11/15 08:57:11 <FSX_ID>                                       
                              <SVM>                               
                                         Clone Create         Succeeded   1452 
     Description: Create                                                       
                  <VOLUME_PREFIX>_pvc_d342bb73_0e83_                   
                  4530_9f80_8bfef58fed2b                                       
      Completion: Successful                                                   
11/15 08:56:28 <FSX_ID>                                       
                              <SVM>                               
                                         Clone Create         Running     1453 
     Description: Create                                                       
                  <VOLUME_PREFIX>_pvc_d342bb73_0e83_                   
                  4530_9f80_8bfef58fed2b                                       
11/15 08:55:17 <FSX_ID>                                       
                              <SVM>                               
                                         Clone Create         Running     1452 
     Description: Create                                                       
                  <VOLUME_PREFIX>_pvc_d342bb73_0e83_                   
                  4530_9f80_8bfef58fed2b  

Note how Job 1452 is interleaved with the beginning of job 1453 - both requested from Trident. 1452 then succeeds, and 1453 (the one Trident is now presumably tracking) fails due to a duplicate key.
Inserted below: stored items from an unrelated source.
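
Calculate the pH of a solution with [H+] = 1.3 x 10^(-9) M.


pH = -log10([H+])
pH = -log10(1.3 x 10^(-9))
pH = 8.8861

8.8861


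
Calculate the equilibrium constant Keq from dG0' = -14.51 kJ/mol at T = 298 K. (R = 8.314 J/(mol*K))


Keq = exp(-dG0 * 1000 / (R * T))
Keq = exp(-(-14.51) * 1000 / (8.314 * 298))
Keq = 349.5128

349.5128


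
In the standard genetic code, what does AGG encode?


Standard genetic code lookup.
Codon AGG -> Arg

Arg


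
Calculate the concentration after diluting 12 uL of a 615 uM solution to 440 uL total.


C2 = C1 * V1 / V2
C2 = 615 * 12 / 440
C2 = 16.7727 uM

16.7727 uM


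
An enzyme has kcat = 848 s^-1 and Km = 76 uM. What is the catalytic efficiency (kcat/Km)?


Catalytic efficiency = kcat / Km
= 848 / 76
= 11.1579 uM^-1*s^-1

11.1579 uM^-1*s^-1


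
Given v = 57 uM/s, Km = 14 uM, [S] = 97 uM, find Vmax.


Vmax = v * (Km + [S]) / [S]
Vmax = 57 * (14 + 97) / 97
Vmax = 65.2268 uM/s

65.2268 uM/s


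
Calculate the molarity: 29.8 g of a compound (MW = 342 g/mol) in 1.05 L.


C = (mass / MW) / volume
C = (29.8 / 342) / 1.05
C = 0.083 M

0.083 M


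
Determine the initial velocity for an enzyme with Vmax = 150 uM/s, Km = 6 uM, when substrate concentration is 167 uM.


v = Vmax * [S] / (Km + [S])
v = 150 * 167 / (6 + 167)
v = 144.7977 uM/s

144.7977 uM/s


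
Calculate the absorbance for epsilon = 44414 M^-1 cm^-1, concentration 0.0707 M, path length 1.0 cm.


A = epsilon * c * l
A = 44414 * 0.0707 * 1.0
A = 3140.0698

3140.0698


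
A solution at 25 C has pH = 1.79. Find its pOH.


pOH = 14 - pH
pOH = 14 - 1.79
pOH = 12.21

12.21


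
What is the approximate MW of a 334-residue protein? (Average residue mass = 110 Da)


MW = n_residues * 110 Da
MW = 334 * 110
MW = 36740 Da

36740 Da


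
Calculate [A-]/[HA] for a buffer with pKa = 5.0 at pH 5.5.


[A-]/[HA] = 10^(pH - pKa)
= 10^(5.5 - 5.0)
= 3.1623

3.1623


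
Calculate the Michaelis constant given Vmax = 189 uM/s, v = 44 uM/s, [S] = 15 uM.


Km = [S] * (Vmax - v) / v
Km = 15 * (189 - 44) / 44
Km = 49.4318 uM

49.4318 uM


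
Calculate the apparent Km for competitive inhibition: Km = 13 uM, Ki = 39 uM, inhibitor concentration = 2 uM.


Km_app = Km * (1 + [I]/Ki)
Km_app = 13 * (1 + 2/39)
Km_app = 13.6667 uM

13.6667 uM


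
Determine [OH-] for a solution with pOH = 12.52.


[OH-] = 10^(-pOH)
[OH-] = 10^(-12.52)
[OH-] = 3.020e-13 M

3.020e-13 M


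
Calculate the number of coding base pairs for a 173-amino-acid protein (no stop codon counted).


Each amino acid = 1 codon = 3 bp
bp = 173 * 3 = 519 bp

519 bp


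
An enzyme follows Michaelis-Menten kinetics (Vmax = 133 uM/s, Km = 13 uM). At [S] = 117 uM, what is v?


v = Vmax * [S] / (Km + [S])
v = 133 * 117 / (13 + 117)
v = 119.7 uM/s

119.7 uM/s


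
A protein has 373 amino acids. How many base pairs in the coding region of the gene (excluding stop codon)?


Each amino acid = 1 codon = 3 bp
bp = 373 * 3 = 1119 bp

1119 bp


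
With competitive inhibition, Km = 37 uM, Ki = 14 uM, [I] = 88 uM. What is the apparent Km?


Km_app = Km * (1 + [I]/Ki)
Km_app = 37 * (1 + 88/14)
Km_app = 269.5714 uM

269.5714 uM


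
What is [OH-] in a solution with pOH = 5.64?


[OH-] = 10^(-pOH)
[OH-] = 10^(-5.64)
[OH-] = 2.291e-06 M

2.291e-06 M


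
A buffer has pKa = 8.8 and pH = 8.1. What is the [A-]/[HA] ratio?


[A-]/[HA] = 10^(pH - pKa)
= 10^(8.1 - 8.8)
= 0.1995

0.1995


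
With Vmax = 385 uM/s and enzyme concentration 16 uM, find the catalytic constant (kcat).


kcat = Vmax / [E]t
kcat = 385 / 16
kcat = 24.0625 s^-1

24.0625 s^-1


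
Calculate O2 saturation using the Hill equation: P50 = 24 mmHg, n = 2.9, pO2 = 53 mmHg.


Y = pO2^n / (P50^n + pO2^n)
Y = 53^2.9 / (24^2.9 + 53^2.9)
Y = 90.87%

90.87%


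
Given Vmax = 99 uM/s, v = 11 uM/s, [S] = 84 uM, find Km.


Km = [S] * (Vmax - v) / v
Km = 84 * (99 - 11) / 11
Km = 672.0 uM

672.0 uM


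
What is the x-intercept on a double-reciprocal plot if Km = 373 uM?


x-intercept = -1/Km
= -1/373
= -0.0027 1/uM

-0.0027 1/uM


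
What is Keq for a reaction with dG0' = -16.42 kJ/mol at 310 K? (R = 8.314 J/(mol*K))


Keq = exp(-dG0 * 1000 / (R * T))
Keq = exp(-(-16.42) * 1000 / (8.314 * 310))
Keq = 584.5893

584.5893


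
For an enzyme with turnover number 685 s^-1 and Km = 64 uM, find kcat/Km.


Catalytic efficiency = kcat / Km
= 685 / 64
= 10.7031 uM^-1*s^-1

10.7031 uM^-1*s^-1


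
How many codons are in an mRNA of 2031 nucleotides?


codons = nucleotides / 3
codons = 2031 / 3 = 677

677


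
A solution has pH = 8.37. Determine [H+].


[H+] = 10^(-pH)
[H+] = 10^(-8.37)
[H+] = 4.266e-09 M

4.266e-09 M


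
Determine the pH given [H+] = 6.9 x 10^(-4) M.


pH = -log10([H+])
pH = -log10(6.9 x 10^(-4))
pH = 3.1612

3.1612


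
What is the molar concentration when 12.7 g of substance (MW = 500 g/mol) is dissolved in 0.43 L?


C = (mass / MW) / volume
C = (12.7 / 500) / 0.43
C = 0.0591 M

0.0591 M


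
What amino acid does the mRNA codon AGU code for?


Standard genetic code lookup.
Codon AGU -> Ser

Ser


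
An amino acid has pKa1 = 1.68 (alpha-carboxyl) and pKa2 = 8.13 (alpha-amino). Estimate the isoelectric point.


pI = (pKa1 + pKa2) / 2
pI = (1.68 + 8.13) / 2
pI = 4.905

4.905


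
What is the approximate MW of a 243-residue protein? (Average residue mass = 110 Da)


MW = n_residues * 110 Da
MW = 243 * 110
MW = 26730 Da

26730 Da


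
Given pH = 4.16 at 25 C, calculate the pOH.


pOH = 14 - pH
pOH = 14 - 4.16
pOH = 9.84

9.84


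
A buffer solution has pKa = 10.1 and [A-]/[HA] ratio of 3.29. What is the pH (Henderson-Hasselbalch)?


pH = pKa + log10([A-]/[HA])
pH = 10.1 + log10(3.29)
pH = 10.6172

10.6172


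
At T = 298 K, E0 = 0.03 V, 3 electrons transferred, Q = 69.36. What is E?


E = E0 - (RT/nF) * ln(Q)
E = 0.03 - (8.314 * 298 / (3 * 96485)) * ln(69.36)
E = -0.0063 V

-0.0063 V


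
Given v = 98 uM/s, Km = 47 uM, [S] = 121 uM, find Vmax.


Vmax = v * (Km + [S]) / [S]
Vmax = 98 * (47 + 121) / 121
Vmax = 136.0661 uM/s

136.0661 uM/s


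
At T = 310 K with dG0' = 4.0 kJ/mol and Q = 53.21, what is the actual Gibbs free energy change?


dG = dG0' + RT * ln(Q) / 1000
dG = 4.0 + 8.314 * 310 * ln(53.21) / 1000
dG = 14.243 kJ/mol

14.243 kJ/mol


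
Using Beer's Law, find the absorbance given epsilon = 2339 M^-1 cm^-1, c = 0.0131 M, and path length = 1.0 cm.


A = epsilon * c * l
A = 2339 * 0.0131 * 1.0
A = 30.6409

30.6409


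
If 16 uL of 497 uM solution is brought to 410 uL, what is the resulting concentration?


C2 = C1 * V1 / V2
C2 = 497 * 16 / 410
C2 = 19.3951 uM

19.3951 uM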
The way out of this situation appears to be manually deleting all resources on the cluster (editing out finalizers etc.) as well as the created resources in AmazonFSx.

Environment Provide accurate information about the environment to help us reproduce the issue.
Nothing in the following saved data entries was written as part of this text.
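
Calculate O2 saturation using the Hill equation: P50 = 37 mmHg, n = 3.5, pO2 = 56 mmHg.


Y = pO2^n / (P50^n + pO2^n)
Y = 56^3.5 / (37^3.5 + 56^3.5)
Y = 81.01%

81.01%


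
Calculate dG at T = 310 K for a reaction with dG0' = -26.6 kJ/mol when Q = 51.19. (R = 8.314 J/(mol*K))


dG = dG0' + RT * ln(Q) / 1000
dG = -26.6 + 8.314 * 310 * ln(51.19) / 1000
dG = -16.4568 kJ/mol

-16.4568 kJ/mol


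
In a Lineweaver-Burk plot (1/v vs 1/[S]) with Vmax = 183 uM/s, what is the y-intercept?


y-intercept = 1/Vmax
= 1/183
= 0.0055 s/uM

0.0055 s/uM


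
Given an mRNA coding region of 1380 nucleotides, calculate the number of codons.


codons = nucleotides / 3
codons = 1380 / 3 = 460

460


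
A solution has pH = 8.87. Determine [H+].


[H+] = 10^(-pH)
[H+] = 10^(-8.87)
[H+] = 1.349e-09 M

1.349e-09 M


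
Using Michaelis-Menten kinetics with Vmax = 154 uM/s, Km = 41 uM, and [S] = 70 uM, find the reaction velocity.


v = Vmax * [S] / (Km + [S])
v = 154 * 70 / (41 + 70)
v = 97.1171 uM/s

97.1171 uM/s


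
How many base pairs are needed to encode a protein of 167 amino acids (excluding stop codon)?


Each amino acid = 1 codon = 3 bp
bp = 167 * 3 = 501 bp

501 bp


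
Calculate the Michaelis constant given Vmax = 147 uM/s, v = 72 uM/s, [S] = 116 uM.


Km = [S] * (Vmax - v) / v
Km = 116 * (147 - 72) / 72
Km = 120.8333 uM

120.8333 uM


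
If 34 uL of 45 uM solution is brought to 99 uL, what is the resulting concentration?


C2 = C1 * V1 / V2
C2 = 45 * 34 / 99
C2 = 15.4545 uM

15.4545 uM


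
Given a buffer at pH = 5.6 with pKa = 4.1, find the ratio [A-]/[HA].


[A-]/[HA] = 10^(pH - pKa)
= 10^(5.6 - 4.1)
= 31.6228

31.6228


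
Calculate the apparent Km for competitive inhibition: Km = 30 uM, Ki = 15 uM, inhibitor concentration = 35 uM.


Km_app = Km * (1 + [I]/Ki)
Km_app = 30 * (1 + 35/15)
Km_app = 100.0 uM

100.0 uM


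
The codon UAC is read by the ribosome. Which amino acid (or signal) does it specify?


Standard genetic code lookup.
Codon UAC -> Tyr

Tyr


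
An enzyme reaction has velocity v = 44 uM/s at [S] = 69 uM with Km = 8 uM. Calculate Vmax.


Vmax = v * (Km + [S]) / [S]
Vmax = 44 * (8 + 69) / 69
Vmax = 49.1014 uM/s

49.1014 uM/s


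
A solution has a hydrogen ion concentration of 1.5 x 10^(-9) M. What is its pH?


pH = -log10([H+])
pH = -log10(1.5 x 10^(-9))
pH = 8.8239

8.8239


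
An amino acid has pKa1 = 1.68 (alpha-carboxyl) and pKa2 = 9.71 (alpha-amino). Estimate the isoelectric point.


pI = (pKa1 + pKa2) / 2
pI = (1.68 + 9.71) / 2
pI = 5.695

5.695


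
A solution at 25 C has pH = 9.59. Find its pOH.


pOH = 14 - pH
pOH = 14 - 9.59
pOH = 4.41

4.41


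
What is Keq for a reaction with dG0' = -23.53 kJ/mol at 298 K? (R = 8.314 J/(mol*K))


Keq = exp(-dG0 * 1000 / (R * T))
Keq = exp(-(-23.53) * 1000 / (8.314 * 298))
Keq = 13322.3891

13322.3891


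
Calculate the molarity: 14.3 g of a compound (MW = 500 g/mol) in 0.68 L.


C = (mass / MW) / volume
C = (14.3 / 500) / 0.68
C = 0.0421 M

0.0421 M


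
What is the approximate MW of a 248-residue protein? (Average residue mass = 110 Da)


MW = n_residues * 110 Da
MW = 248 * 110
MW = 27280 Da

27280 Da


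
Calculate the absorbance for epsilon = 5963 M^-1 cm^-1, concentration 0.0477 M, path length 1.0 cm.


A = epsilon * c * l
A = 5963 * 0.0477 * 1.0
A = 284.4351

284.4351


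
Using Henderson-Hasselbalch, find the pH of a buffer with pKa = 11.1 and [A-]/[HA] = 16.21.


pH = pKa + log10([A-]/[HA])
pH = 11.1 + log10(16.21)
pH = 12.3098

12.3098


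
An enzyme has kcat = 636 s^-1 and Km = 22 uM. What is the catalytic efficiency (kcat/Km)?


Catalytic efficiency = kcat / Km
= 636 / 22
= 28.9091 uM^-1*s^-1

28.9091 uM^-1*s^-1


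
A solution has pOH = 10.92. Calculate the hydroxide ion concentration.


[OH-] = 10^(-pOH)
[OH-] = 10^(-10.92)
[OH-] = 1.202e-11 M

1.202e-11 M


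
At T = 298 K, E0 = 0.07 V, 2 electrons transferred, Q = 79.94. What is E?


E = E0 - (RT/nF) * ln(Q)
E = 0.07 - (8.314 * 298 / (2 * 96485)) * ln(79.94)
E = 0.0137 V

0.0137 V


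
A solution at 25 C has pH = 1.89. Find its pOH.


pOH = 14 - pH
pOH = 14 - 1.89
pOH = 12.11

12.11


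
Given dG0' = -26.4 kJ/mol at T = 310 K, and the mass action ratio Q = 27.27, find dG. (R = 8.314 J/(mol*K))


dG = dG0' + RT * ln(Q) / 1000
dG = -26.4 + 8.314 * 310 * ln(27.27) / 1000
dG = -17.8799 kJ/mol

-17.8799 kJ/mol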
To Reproduce Steps to reproduce the behaviour:

The following is completed by automatically by a custom operator:

Expected behaviour A clear and concise description of what you expected to happen.

The clone should be created and bound to the PVC as normal.

Additional context Add any other context about the problem here.

This problem does not occur all the time, but seems to be most of the time it fails in this way. It was originally occurring on 23.01.0 originally, but is also still happening on latest 23.10.0 after upgrading.

balaramesh commented 5 months ago

Hello @RuairiSinkler

Did you happen to run into this issue again at all?

Thank you for the detailed description. It does look like Trident expected a response from FSxN, but it never arrived on time. This makes me feel like it could be an isolated instance, but I thought I'd ask you anyways...

RuairiSinkler commented 4 months ago

Hi @balaramesh - yes we hit this issue repeatedly, around 50% of the time I would say and were unable to find a solution. It (amongst other issues) has caused us to have to abandon Trident as our NetApp CSI solution.